Court Opinion

ID: 7750362
Source: CourtListenerOpinion
Date Created: 2022-07-30 20:17:55.817848+00
Date Added: 2024-06-11T16:27:40.432694
License: Public Domain

PALMER, J.
In this consolidated appeal, the State challenges the orders entered by the trial court granting W.E. and B.H.’s (“defendants”) motions to suppress a tape recorded conversation held between them while they were sitting in the back seat of a police car.1 We reverse.
While investigating the theft of a golf cart, Deputy Daniel Lee of the Volusia County Sheriffs Department observed three boys walking toward an isolated wooded area where the stolen golf cart had been recovered. Deputy Lee approached the boys and asked them to stop so he could speak to them. They agreed. Deputy Lee asked the boys if they knew anything about the theft of the golf cart and whether any of them had a key to the cart. The boys all gave vague responses without admitting involvement. Noticing that one of the boys appeared particularly nervous, Deputy Lee asked whether the boys would consent to be searched. They did. During the search, Deputy Lee found drug paraphernalia on one of the boys and so he placed all of the boys in the back seat of his patrol car and called their parents to pick them up. At the same time, Deputy Lee activated a tape recorder so that he could record the boys’ conversation. While the boys were seated in the back seat of the car, they made incriminating statements concerning their involvement in the theft of the golf cart.
The State filed delinquency petitions against the defendants charging them with committing the crime of grand theft. The defendants moved to suppress the audio tape containing their incriminating statements, arguing that the tape recording had been obtained as the result of an illegal search. After conducting an evidentiary hearing on the motion, the trial court suppressed the tape recording, ruling that the boys possessed a reasonable expectation of privacy while seated in the back seat of the patrol car and, therefore, Deputy Lee lacked the authority to secretly tape record their conversation. The State appeals, arguing that pursuant to the law as expressed in State v.
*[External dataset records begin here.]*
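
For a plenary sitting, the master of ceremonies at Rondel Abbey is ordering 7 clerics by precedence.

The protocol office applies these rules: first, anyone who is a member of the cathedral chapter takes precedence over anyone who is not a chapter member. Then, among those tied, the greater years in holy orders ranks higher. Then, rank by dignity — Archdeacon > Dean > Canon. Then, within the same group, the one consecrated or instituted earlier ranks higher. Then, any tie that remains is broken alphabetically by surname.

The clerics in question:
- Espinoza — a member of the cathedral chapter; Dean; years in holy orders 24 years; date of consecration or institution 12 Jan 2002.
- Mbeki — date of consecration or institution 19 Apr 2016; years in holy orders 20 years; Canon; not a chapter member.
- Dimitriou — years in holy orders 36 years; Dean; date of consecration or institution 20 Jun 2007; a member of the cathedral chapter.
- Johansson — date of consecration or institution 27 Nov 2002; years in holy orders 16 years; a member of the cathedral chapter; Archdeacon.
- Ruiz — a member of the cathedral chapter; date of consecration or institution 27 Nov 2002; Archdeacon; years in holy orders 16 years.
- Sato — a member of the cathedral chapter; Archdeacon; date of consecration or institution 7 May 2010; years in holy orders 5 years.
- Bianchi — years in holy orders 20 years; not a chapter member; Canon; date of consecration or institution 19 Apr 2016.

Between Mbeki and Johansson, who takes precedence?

Johansson

By the first rule: Dimitriou, Espinoza, Johansson, Ruiz and Sato (each a member of the cathedral chapter); then Bianchi and Mbeki (both not a chapter member).
Among Dimitriou, Espinoza, Johansson, Ruiz and Sato, by years in holy orders (higher first): Dimitriou (36 years) before Espinoza (24 years) before Johansson and Ruiz (16 years) before Sato (5 years).
Johansson and Ruiz are each Archdeacon, so the next rule applies.
Johansson and Ruiz both have date of consecration or institution 27 Nov 2002, so the next rule applies.
Among Johansson and Ruiz, alphabetically by surname: Johansson before Ruiz.
Bianchi and Mbeki both have years in holy orders 20 years, so the next rule applies.
Bianchi and Mbeki are each Canon, so the next rule applies.
Bianchi and Mbeki both have date of consecration or institution 19 Apr 2016, so the next rule applies.
Among Bianchi and Mbeki, alphabetically by surname: Bianchi before Mbeki.
So Johansson takes precedence.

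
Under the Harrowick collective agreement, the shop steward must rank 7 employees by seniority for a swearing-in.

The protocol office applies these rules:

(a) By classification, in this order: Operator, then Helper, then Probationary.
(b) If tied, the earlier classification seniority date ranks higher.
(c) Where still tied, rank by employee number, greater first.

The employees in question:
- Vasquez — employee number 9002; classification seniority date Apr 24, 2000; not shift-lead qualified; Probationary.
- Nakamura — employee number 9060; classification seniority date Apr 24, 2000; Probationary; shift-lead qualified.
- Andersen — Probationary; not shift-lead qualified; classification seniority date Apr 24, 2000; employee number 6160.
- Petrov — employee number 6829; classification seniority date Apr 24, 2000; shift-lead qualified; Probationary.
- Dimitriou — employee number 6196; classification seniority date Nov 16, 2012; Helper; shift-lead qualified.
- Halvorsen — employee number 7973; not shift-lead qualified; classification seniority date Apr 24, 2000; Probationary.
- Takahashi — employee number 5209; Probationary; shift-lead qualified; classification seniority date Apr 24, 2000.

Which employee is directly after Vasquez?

Halvorsen

By classification: Dimitriou (Helper); then Nakamura, Vasquez, Halvorsen, Petrov, Andersen and Takahashi (Probationary).
Nakamura, Vasquez, Halvorsen, Petrov, Andersen and Takahashi all have classification seniority date Apr 24, 2000, so the next rule applies.
Among Nakamura, Vasquez, Halvorsen, Petrov, Andersen and Takahashi, by employee number (higher first): Nakamura (9060) before Vasquez (9002) before Halvorsen (7973) before Petrov (6829) before Andersen (6160) before Takahashi (5209).
Order: Dimitriou, Nakamura, Vasquez, Halvorsen, Petrov, Andersen, Takahashi.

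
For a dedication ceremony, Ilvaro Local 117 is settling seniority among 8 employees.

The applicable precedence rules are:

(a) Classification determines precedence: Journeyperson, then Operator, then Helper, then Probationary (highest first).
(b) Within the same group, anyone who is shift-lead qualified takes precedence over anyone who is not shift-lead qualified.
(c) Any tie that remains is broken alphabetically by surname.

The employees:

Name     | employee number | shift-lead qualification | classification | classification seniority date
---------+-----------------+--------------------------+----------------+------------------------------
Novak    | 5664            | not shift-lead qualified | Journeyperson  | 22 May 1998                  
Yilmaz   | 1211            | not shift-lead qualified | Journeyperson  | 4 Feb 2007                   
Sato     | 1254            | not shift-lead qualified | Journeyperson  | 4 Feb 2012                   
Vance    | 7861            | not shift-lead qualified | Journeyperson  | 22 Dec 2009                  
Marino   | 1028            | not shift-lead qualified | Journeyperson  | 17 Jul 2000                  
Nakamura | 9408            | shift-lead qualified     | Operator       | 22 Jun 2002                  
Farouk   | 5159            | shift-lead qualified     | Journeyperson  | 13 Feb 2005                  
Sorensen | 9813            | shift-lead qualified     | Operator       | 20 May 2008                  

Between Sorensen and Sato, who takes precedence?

By classification: Farouk, Marino, Novak, Sato, Vance and Yilmaz (Journeyperson); then Nakamura and Sorensen (Operator).
Among Farouk, Marino, Novak, Sato, Vance and Yilmaz, shift-lead qualified before not shift-lead qualified: Farouk (shift-lead qualified) before Marino, Novak, Sato, Vance and Yilmaz (not shift-lead qualified).
Among Marino, Novak, Sato, Vance and Yilmaz, alphabetically by surname: Marino before Novak before Sato before Vance before Yilmaz.
Nakamura and Sorensen are each shift-lead qualified, so the next rule applies.
Among Nakamura and Sorensen, alphabetically by surname: Nakamura before Sorensen.
So Sato takes precedence.

Sato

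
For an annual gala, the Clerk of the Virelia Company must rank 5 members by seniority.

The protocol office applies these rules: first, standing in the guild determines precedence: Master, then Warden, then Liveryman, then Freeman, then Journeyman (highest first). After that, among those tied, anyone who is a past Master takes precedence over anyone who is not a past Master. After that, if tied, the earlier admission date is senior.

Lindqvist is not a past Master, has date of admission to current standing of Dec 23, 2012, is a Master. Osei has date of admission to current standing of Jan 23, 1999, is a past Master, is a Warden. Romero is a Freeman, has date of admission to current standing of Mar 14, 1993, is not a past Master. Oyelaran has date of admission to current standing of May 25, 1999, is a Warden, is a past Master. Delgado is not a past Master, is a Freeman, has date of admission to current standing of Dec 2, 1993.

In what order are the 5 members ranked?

Lindqvist, Osei, Oyelaran, Romero, Delgado

By standing in the guild: Lindqvist (Master); then Osei and Oyelaran (Warden); then Romero and Delgado (Freeman).
Osei and Oyelaran are each a past Master, so the next rule applies.
Among Osei and Oyelaran, by date of admission to current standing (earlier first): Osei (Jan 23, 1999) before Oyelaran (May 25, 1999).
Romero and Delgado are each not a past Master, so the next rule applies.
Among Romero and Delgado, by date of admission to current standing (earlier first): Romero (Mar 14, 1993) before Delgado (Dec 2, 1993).
Full order: Lindqvist, Osei, Oyelaran, Romero, Delgado.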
Smith, 641 So.2d 849, 851-852 (Fla.1994), there is no reasonable expectation of privacy in the back seat of a police car. The defendants properly concede error, acknowledging Smith to be controlling. Accordingly, the trial court’s suppression orders must be reversed and this matter remanded for further proceedings.
In closing, we reject the defendants’ claim that the trial court’s suppression orders must be affirmed on the alternative ground that the initial stop of the three boys by Deputy Lee was illegal and thus the tape recording was the fruit of the illegal stop. See Wong Sun v. United States, 371 U.S. 471, 83 S.Ct. 407, 9 L.Ed.2d 441 (1963)(holding that evidence obtained as a result of an illegal search is subject to suppression as being fruit of the *1234poisonous tree). Review of the record reveals that the trial court properly concluded that the initial stop was legal. See State v. Fleming, 663 So.2d 1353 (Fla. 5th DCA 1995)(concluding that pursuant to stop and frisk law, law enforcement officials may detain suspects for reasonable time to investigate circumstances warranting investigatory stop as well as any suspicious circumstances produced by the stop).
Suppression orders REVERSED; Cases REMANDED.
THOMPSON, C.J. and SAWAYA, J., concur.

. Rule 9.140(c)(1)(B) of the Florida Rules of Appellate Procedure authorizes the State to appeal pre-trial suppression orders.